On
Cote d'Ivoire, Russia Chides Ban's Choi, Reiterates that Susan Rice
Should
be Corrected, Has AU Not ECOWAS Focus
By
Matthew
Russell Lee
UNITED
NATIONS,
December 7 -- On Cote d'Ivoire, “Mr. Choi went beyond his
mandate,” Russia's Deputy Permanent Representative Konstantin
Dolgov told the Press on Tuesday.
He said the UN was to certify
results, not name a winner. Dolgov said that in closed door
consultations, appearing by video from the ECOWAS meeting in Abuja,
Mr. Choi acknowledged as much.
Some
wonder if
Russia's open critique of Choi Young-jin, a close ally of Secretary
General Ban Ki-moon, might have some bearing on Russia's needed
support for a second term as S-G for Mr. Ban.
Inner
City Press
asked Dolgov about Russia's objection, first reported
by Inner City
Press, to US Ambassador Susan Rice's statement in the open meeting
that the presence in the chamber of Cote d'Ivoire diplomats named by
Laurent Gbagbo did not imply that they were legitimate
representatives of their country.
Dolgov
confirmed
that Russia has asked for a correction of Ambassador Rice's
statement. Inner City Press told Dolgov that the US Mission told it
that no correction was needed, even that no procedure exists for such
a correction.
“We will check
with our lawyers,” Dolgov said, calling a correction “necessary.”

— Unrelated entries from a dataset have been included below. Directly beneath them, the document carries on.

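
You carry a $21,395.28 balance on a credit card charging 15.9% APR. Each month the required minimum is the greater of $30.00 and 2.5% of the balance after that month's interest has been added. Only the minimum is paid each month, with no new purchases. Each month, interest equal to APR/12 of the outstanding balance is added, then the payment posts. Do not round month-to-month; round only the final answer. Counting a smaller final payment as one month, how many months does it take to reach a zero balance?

295 months

Monthly rate r = 15.9%/12 = 1.325% = 0.01325.
While 2.5% of the post-interest balance exceeds $30.00, each month B ← (B·(1+r))·(1 − 0.025), i.e. B shrinks by the factor (1+r)·0.975 = 0.98792.
This holds for months 1–239. Entering month 240 the balance is $1,171.36; 2.5% of the post-interest balance is now below $30.00, so the flat $30.00 minimum applies from here.
From month 240 a fixed $30.00 at rate r clears $1,171.36 in 56 more payments. Total: 239 + 56 = 295 months.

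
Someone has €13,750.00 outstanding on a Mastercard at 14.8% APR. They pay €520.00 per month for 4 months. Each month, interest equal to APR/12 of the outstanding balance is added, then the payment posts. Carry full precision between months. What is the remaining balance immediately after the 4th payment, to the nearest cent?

Monthly rate r = 14.8%/12 = 1.23333% = 0.0123333.
Each month: B ← B·(1+r) − €520.00.
Month 1: interest €169.58; balance after payment €13,399.58.
Month 2: interest €165.26; balance after payment €13,044.84.
Month 3: interest €160.89; balance after payment €12,685.73.
Month 4: interest €156.46; balance after payment €12,322.19.

€12,322.19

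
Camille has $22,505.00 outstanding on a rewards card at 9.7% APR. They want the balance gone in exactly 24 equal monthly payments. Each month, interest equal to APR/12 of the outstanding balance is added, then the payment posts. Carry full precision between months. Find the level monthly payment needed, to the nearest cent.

Monthly rate r = 9.7%/12 = 0.808333% = 0.00808333.
Level-payment amortization: P = B₀·r / (1 − (1+r)^(−n)) = 22505.00·0.00808333 / (1 − 1.00808^(−24)).
Denominator 1 − (1+r)^(−24) = 0.175699488.
P = 181.915 / 0.175699488 ≈ 1035.38.

$1,035.38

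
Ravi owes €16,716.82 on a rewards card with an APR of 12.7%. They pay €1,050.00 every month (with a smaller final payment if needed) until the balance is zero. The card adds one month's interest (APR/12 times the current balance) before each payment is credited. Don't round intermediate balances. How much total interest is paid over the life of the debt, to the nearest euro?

Monthly rate r = 12.7%/12 = 1.05833% = 0.0105833.
Payoff takes n = ⌈−ln(1 − rB₀/P)/ln(1+r)⌉ = ⌈17.527⌉ = 18 payments; the last is €554.58.
Total paid = 17·€1,050.00 + €554.58 = €18,404.58.
Total interest = total paid − principal = €18,404.58 − €16,716.82 = €1,687.76.

€1,688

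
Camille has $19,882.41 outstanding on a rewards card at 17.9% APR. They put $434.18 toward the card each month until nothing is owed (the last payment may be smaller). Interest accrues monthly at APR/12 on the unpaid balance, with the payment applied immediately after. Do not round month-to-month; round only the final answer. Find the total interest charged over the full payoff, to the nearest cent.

$13,814.19

Monthly rate r = 17.9%/12 = 1.49167% = 0.0149167.
Payoff takes n = ⌈−ln(1 − rB₀/P)/ln(1+r)⌉ = ⌈77.608⌉ = 78 payments; the last is $264.74.
Total paid = 77·$434.18 + $264.74 = $33,696.60.
Total interest = total paid − principal = $33,696.60 − $19,882.41 = $13,814.19.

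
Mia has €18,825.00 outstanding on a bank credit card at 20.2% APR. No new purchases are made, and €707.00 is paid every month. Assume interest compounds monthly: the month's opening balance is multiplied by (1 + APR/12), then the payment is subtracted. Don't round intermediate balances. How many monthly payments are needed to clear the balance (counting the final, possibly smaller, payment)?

Monthly rate r = 20.2%/12 = 1.68333% = 0.0168333.
Recurrence: B ← B·(1+r) − €707.00.
Month 1: interest €316.89; balance after payment €18,434.89.
Month 2: interest €310.32; balance after payment €18,038.21.
Closed form: n = −ln(1 − rB₀/P)/ln(1+r) = −ln(0.55179)/ln(1.01683) ≈ 35.619, so the balance reaches zero during payment 36.

36 months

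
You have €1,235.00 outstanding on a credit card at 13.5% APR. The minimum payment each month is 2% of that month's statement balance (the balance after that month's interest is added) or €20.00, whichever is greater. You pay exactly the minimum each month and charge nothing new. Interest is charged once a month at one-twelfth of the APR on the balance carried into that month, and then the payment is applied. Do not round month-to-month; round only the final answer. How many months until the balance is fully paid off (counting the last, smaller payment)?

98 months

Monthly rate r = 13.5%/12 = 1.125% = 0.01125.
While 2% of the post-interest balance exceeds €20.00, each month B ← (B·(1+r))·(1 − 0.02), i.e. B shrinks by the factor (1+r)·0.98 = 0.99102.
This holds for months 1–25. Entering month 26 the balance is €985.79; 2% of the post-interest balance is now below €20.00, so the flat €20.00 minimum applies from here.
From month 26 a fixed €20.00 at rate r clears €985.79 in 73 more payments. Total: 25 + 73 = 98 months.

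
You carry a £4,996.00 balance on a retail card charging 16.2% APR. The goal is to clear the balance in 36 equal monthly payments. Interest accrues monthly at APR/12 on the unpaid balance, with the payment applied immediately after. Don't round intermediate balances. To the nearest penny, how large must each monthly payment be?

£176.14

Monthly rate r = 16.2%/12 = 1.35% = 0.0135.
Level-payment amortization: P = B₀·r / (1 − (1+r)^(−n)) = 4996.00·0.0135 / (1 − 1.0135^(−36)).
Denominator 1 − (1+r)^(−36) = 0.38291514.
P = 67.446 / 0.38291514 ≈ 176.14.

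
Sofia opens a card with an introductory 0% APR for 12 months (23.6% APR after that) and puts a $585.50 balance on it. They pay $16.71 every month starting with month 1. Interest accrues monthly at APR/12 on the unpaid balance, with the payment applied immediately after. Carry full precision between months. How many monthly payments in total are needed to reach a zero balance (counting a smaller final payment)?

Promo months 1–12 at r₀ = 0%/12 = 0; months 13+ at r₁ = 23.6%/12 = 0.0196667.
After month 12 (no interest yet): B = $585.50 − 12·$16.71 = $384.98.
Then at r₁ with $16.71/mo: n₂ = −ln(1 − r₁·B/P)/ln(1+r₁) ≈ 30.99 → 31 more payments.

43 payments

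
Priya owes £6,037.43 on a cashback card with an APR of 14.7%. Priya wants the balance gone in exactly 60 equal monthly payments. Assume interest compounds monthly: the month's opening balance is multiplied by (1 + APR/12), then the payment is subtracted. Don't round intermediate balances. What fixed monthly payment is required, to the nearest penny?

£142.68

Monthly rate r = 14.7%/12 = 1.225% = 0.01225.
Level-payment amortization: P = B₀·r / (1 − (1+r)^(−n)) = 6037.43·0.01225 / (1 − 1.01225^(−60)).
Denominator 1 − (1+r)^(−60) = 0.518348548.
P = 73.9585 / 0.518348548 ≈ 142.68.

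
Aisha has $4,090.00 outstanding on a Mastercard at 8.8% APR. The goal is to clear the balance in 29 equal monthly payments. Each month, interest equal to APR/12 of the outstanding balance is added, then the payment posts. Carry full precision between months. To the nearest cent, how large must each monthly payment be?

$157.08

Monthly rate r = 8.8%/12 = 0.733333% = 0.00733333.
Level-payment amortization: P = B₀·r / (1 − (1+r)^(−n)) = 4090.00·0.00733333 / (1 − 1.00733^(−29)).
Denominator 1 − (1+r)^(−29) = 0.190946862.
P = 29.9933 / 0.190946862 ≈ 157.08.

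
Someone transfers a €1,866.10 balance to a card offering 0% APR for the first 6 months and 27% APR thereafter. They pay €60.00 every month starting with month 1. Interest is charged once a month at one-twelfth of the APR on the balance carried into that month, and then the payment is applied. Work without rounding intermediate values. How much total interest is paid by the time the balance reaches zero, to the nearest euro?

Promo months 1–6 at r₀ = 0%/12 = 0; months 7+ at r₁ = 27%/12 = 0.0225.
After month 6 (no interest yet): B = €1,866.10 − 6·€60.00 = €1,506.10.
Then at r₁ with €60.00/mo: n₂ = −ln(1 − r₁·B/P)/ln(1+r₁) ≈ 37.39 → 38 more payments.
Total paid = 43·€60.00 + €23.48 = €2,603.48; interest = €2,603.48 − €1,866.10 = €737.38.

€737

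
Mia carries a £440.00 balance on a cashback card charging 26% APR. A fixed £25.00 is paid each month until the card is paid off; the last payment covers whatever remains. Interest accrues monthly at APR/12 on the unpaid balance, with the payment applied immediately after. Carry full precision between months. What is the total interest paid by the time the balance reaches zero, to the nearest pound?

Monthly rate r = 26%/12 = 2.16667% = 0.0216667.
Payoff takes n = ⌈−ln(1 − rB₀/P)/ln(1+r)⌉ = ⌈22.402⌉ = 23 payments; the last is £10.11.
Total paid = 22·£25.00 + £10.11 = £560.11.
Total interest = total paid − principal = £560.11 − £440.00 = £120.11.

£120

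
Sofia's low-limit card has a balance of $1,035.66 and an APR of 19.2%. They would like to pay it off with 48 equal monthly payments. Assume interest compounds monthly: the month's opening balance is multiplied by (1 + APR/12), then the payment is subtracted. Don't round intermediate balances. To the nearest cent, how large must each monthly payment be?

Monthly rate r = 19.2%/12 = 1.6% = 0.016.
Level-payment amortization: P = B₀·r / (1 − (1+r)^(−n)) = 1035.66·0.016 / (1 − 1.016^(−48)).
Denominator 1 − (1+r)^(−48) = 0.533230986.
P = 16.5706 / 0.533230986 ≈ 31.08.

$31.08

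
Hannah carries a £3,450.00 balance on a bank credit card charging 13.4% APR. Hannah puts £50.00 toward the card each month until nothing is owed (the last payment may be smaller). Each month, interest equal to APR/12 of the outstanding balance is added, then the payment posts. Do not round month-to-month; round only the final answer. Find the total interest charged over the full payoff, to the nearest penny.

£3,177.18

Monthly rate r = 13.4%/12 = 1.11667% = 0.0111667.
Payoff takes n = ⌈−ln(1 − rB₀/P)/ln(1+r)⌉ = ⌈132.542⌉ = 133 payments; the last is £27.18.
Total paid = 132·£50.00 + £27.18 = £6,627.18.
Total interest = total paid − principal = £6,627.18 − £3,450.00 = £3,177.18.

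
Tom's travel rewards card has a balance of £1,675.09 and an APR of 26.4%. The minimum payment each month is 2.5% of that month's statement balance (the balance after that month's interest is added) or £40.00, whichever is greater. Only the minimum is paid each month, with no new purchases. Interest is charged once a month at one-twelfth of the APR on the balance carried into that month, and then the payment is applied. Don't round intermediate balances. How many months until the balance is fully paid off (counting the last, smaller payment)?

Monthly rate r = 26.4%/12 = 2.2% = 0.022.
While 2.5% of the post-interest balance exceeds £40.00, each month B ← (B·(1+r))·(1 − 0.025), i.e. B shrinks by the factor (1+r)·0.975 = 0.99645.
This holds for months 1–20. Entering month 21 the balance is £1,560.09; 2.5% of the post-interest balance is now below £40.00, so the flat £40.00 minimum applies from here.
From month 21 a fixed £40.00 at rate r clears £1,560.09 in 90 more payments. Total: 20 + 90 = 110 months.

110 months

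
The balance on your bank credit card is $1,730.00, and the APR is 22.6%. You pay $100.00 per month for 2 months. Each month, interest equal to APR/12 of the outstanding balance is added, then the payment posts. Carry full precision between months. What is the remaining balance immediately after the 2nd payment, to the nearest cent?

$1,593.89

Monthly rate r = 22.6%/12 = 1.88333% = 0.0188333.
Each month: B ← B·(1+r) − $100.00.
Month 1: interest $32.58; balance after payment $1,662.58.
Month 2: interest $31.31; balance after payment $1,593.89.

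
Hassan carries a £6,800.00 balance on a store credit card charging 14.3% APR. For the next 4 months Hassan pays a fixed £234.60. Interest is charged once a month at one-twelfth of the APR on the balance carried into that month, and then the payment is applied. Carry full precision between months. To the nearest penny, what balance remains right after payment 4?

Monthly rate r = 14.3%/12 = 1.19167% = 0.0119167.
Each month: B ← B·(1+r) − £234.60.
Month 1: interest £81.03; balance after payment £6,646.43.
Month 2: interest £79.20; balance after payment £6,491.04.
Month 3: interest £77.35; balance after payment £6,333.79.
Month 4: interest £75.48; balance after payment £6,174.67.

£6,174.67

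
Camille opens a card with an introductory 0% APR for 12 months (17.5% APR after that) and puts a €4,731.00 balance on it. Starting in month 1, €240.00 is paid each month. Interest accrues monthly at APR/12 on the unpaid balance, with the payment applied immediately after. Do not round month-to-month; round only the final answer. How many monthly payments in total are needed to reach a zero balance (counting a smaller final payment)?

21 payments

Promo months 1–12 at r₀ = 0%/12 = 0; months 13+ at r₁ = 17.5%/12 = 0.0145833.
After month 12 (no interest yet): B = €4,731.00 − 12·€240.00 = €1,851.00.
Then at r₁ with €240.00/mo: n₂ = −ln(1 − r₁·B/P)/ln(1+r₁) ≈ 8.24 → 9 more payments.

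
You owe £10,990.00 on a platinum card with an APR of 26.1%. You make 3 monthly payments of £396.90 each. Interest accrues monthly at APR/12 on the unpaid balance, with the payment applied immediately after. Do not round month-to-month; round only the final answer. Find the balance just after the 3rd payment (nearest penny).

Monthly rate r = 26.1%/12 = 2.175% = 0.02175.
Each month: B ← B·(1+r) − £396.90.
Month 1: interest £239.03; balance after payment £10,832.13.
Month 2: interest £235.60; balance after payment £10,670.83.
Month 3: interest £232.09; balance after payment £10,506.02.

£10,506.02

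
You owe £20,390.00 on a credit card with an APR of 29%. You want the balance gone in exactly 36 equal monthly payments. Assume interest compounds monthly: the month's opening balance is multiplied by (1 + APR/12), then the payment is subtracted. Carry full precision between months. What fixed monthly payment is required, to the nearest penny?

£854.46

Monthly rate r = 29%/12 = 2.41667% = 0.0241667.
Level-payment amortization: P = B₀·r / (1 − (1+r)^(−n)) = 20390.00·0.0241667 / (1 − 1.02417^(−36)).
Denominator 1 − (1+r)^(−36) = 0.576691417.
P = 492.758 / 0.576691417 ≈ 854.46.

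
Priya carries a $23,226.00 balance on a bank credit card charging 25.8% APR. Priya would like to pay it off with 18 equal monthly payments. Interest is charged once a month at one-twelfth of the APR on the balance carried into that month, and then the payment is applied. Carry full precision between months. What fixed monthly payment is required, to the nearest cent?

Monthly rate r = 25.8%/12 = 2.15% = 0.0215.
Level-payment amortization: P = B₀·r / (1 − (1+r)^(−n)) = 23226.00·0.0215 / (1 − 1.0215^(−18)).
Denominator 1 − (1+r)^(−18) = 0.318117849.
P = 499.359 / 0.318117849 ≈ 1569.73.

$1,569.73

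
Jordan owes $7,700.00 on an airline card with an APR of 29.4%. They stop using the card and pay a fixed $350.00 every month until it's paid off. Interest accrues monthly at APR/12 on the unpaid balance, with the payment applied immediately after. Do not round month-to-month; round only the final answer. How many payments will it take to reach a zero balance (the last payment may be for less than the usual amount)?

32 months

Monthly rate r = 29.4%/12 = 2.45% = 0.0245.
Recurrence: B ← B·(1+r) − $350.00.
Month 1: interest $188.65; balance after payment $7,538.65.
Month 2: interest $184.70; balance after payment $7,373.35.
Closed form: n = −ln(1 − rB₀/P)/ln(1+r) = −ln(0.461)/ln(1.0245) ≈ 31.992, so the balance reaches zero during payment 32.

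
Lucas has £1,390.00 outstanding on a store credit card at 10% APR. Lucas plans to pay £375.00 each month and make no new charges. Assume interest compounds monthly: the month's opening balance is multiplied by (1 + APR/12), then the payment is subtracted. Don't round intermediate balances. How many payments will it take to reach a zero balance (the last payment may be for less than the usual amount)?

Monthly rate r = 10%/12 = 0.833333% = 0.00833333.
Recurrence: B ← B·(1+r) − £375.00.
Month 1: interest £11.58; balance after payment £1,026.58.
Month 2: interest £8.55; balance after payment £660.14.
Month 3: interest £5.50; balance after payment £290.64.
Month 4: interest £2.42; balance after payment £0.00.

4 payments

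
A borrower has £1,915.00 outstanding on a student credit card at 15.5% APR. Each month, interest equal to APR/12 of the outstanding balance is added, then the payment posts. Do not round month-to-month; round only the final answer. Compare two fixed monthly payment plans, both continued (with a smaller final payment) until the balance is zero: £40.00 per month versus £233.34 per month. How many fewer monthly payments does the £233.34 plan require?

Monthly rate r = 15.5%/12 = 1.29167% = 0.0129167.
At £40.00/mo: n = ⌈−ln(1 − rB₀/P)/ln(1+r)⌉ = 76 payments (last £2.50); total interest = total paid − £1,915.00 = £1,087.50.
At £233.34/mo: 9 payments (last £170.92); total interest £122.64.
Payments saved = 76 − 9 = 67.

67 fewer payments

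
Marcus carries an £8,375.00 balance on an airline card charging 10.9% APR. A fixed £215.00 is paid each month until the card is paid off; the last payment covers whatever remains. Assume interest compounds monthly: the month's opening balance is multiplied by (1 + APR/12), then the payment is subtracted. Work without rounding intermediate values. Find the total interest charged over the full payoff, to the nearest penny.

Monthly rate r = 10.9%/12 = 0.908333% = 0.00908333.
Payoff takes n = ⌈−ln(1 − rB₀/P)/ln(1+r)⌉ = ⌈48.294⌉ = 49 payments; the last is £63.38.
Total paid = 48·£215.00 + £63.38 = £10,383.38.
Total interest = total paid − principal = £10,383.38 − £8,375.00 = £2,008.38.

£2,008.38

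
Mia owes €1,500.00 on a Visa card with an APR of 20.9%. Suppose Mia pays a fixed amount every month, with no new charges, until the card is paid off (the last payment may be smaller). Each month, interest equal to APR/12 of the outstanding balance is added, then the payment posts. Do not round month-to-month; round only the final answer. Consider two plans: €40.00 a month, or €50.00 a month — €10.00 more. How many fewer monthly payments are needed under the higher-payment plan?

19 fewer payments

Monthly rate r = 20.9%/12 = 1.74167% = 0.0174167.
At €40.00/mo: n = ⌈−ln(1 − rB₀/P)/ln(1+r)⌉ = 62 payments (last €12.86); total interest = total paid − €1,500.00 = €952.86.
At €50.00/mo: 43 payments (last €40.57); total interest €640.57.
Payments saved = 62 − 43 = 19.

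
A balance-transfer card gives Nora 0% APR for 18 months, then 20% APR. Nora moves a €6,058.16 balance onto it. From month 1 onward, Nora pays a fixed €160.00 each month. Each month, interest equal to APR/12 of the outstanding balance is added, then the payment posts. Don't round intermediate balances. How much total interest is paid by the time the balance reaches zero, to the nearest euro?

Promo months 1–18 at r₀ = 0%/12 = 0; months 19+ at r₁ = 20%/12 = 0.0166667.
After month 18 (no interest yet): B = €6,058.16 − 18·€160.00 = €3,178.16.
Then at r₁ with €160.00/mo: n₂ = −ln(1 − r₁·B/P)/ln(1+r₁) ≈ 24.32 → 25 more payments.
Total paid = 42·€160.00 + €52.13 = €6,772.13; interest = €6,772.13 − €6,058.16 = €713.97.

€714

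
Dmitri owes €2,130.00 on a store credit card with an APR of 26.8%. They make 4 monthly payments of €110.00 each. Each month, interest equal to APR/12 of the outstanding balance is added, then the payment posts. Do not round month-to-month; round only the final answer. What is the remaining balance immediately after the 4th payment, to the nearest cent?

€1,871.79

Monthly rate r = 26.8%/12 = 2.23333% = 0.0223333.
Each month: B ← B·(1+r) − €110.00.
Month 1: interest €47.57; balance after payment €2,067.57.
Month 2: interest €46.18; balance after payment €2,003.75.
Month 3: interest €44.75; balance after payment €1,938.50.
Month 4: interest €43.29; balance after payment €1,871.79.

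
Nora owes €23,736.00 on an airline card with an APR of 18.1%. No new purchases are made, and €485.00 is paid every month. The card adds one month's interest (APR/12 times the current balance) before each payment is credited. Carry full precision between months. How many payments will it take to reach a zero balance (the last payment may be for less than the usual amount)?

90 payments

Monthly rate r = 18.1%/12 = 1.50833% = 0.0150833.
Recurrence: B ← B·(1+r) − €485.00.
Month 1: interest €358.02; balance after payment €23,609.02.
Month 2: interest €356.10; balance after payment €23,480.12.
Closed form: n = −ln(1 − rB₀/P)/ln(1+r) = −ln(0.26182)/ln(1.01508) ≈ 89.515, so the balance reaches zero during payment 90.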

Dolgov with Rice's predecessor Khalilzad, correction not yet shown
The
Council
suspended its meeting at 1pm on Tuesday, to be picked up at 3 to
consider the ECOWAS statement. Dolgov when asked by Inner City Press
mentioned a forthcoming African Union meeting, to which Thabo Mbeki
will report. Another African diplomat corrected Inner City Press when
it called ECOWAS a regional organization. “A SUB regional
organization,” he said with a smile. Watch this site.
* * *
At
UN
on Cote d'Ivoire, Russia Demands Susan Rice Statement Be
“Corrected"
By
Matthew
Russell Lee, Exclusive
UNITED
NATIONS,
December 7, updated -- Russia demanded that US Ambassador Susan
Rice's statement Tuesday on Cote d'Ivoire, ostensibly as UN Security
Council president, be “corrected in the record,” sources tell
Inner City Press.
Russia
has asked
UN Secretariat to add its objection to the record
on Tuesday's opening meeting. There is not much precedent for this; the
"Verbatim" section must be consulted.
In closed
door negotiations since
Friday about the Ivorian crisis, Russia has argued that the Security
Council should not set the precedent of being a certifier of
elections results.
Meanwhile
outside
of the Security Council, Laurent Gbagbo-alligned Ivorian diplomats
told Inner City Press that while UN envoy Y.J. Choi should now come
back to the country for his “protection of civilians” - but not
electoral -- mandate, they argued that “power sharing doesn't
work.”
“Look at
Zimbabwe,” one of them told Inner City Press. But in this scenario,
is Gbagbo playing Robert Mugabe?
Susan Rice at UN, Russian demand for correction not shown
At
a separate
press confernce at the UN Tuesday morning about the International
Criminal Court, it was recalled that Cote d'Ivoire was mentioned as a
target of ICC investigation and prosecution back in 2004. Now there
are mentions again. Watch this site.
Update
of
12:50 pm -- At the UN noon briefing, Inner City Press asked UN
spokesman Martin Nesirky what the procedure would be to act on
Russia's request that “the Secretariat” somehow “correct”
Susan Rice's statement. Nesirky declined to answer, saying he wasn't
in the consultation -- his office has been barred from consultation
since the Council moved to it current basement venue earlier this
year -- and instead urged Inner City Press to ask the US, as Council
President for December.
Inner
City Press
has since been told that it is the US' position that there is no
procedure or precedent to “correct” statements such as that of
Ambassador Rice, which was that the presence of Cote d'Ivoire
diplomats in the Council's open session in no way implied that they
were recognized as legitimate representatives of that country at this
time.
Thought:
It was an
indirect and procedural way of asserting the position that Laurent
Gbagbo is no longer the legitimate head of state of Cote d'Ivoire.
One can understand why Russia would object -- calling it a "political
rather than a legal statement" -- while understanding why
Rice would make such a point “for the record.” Will the record in
fact be corrected, as Russia requested?
The Council
-- at what level is not clear -- will reconvene at 3 pm, to consider a
statement confirmed to that of ECOWAS. Watch this site.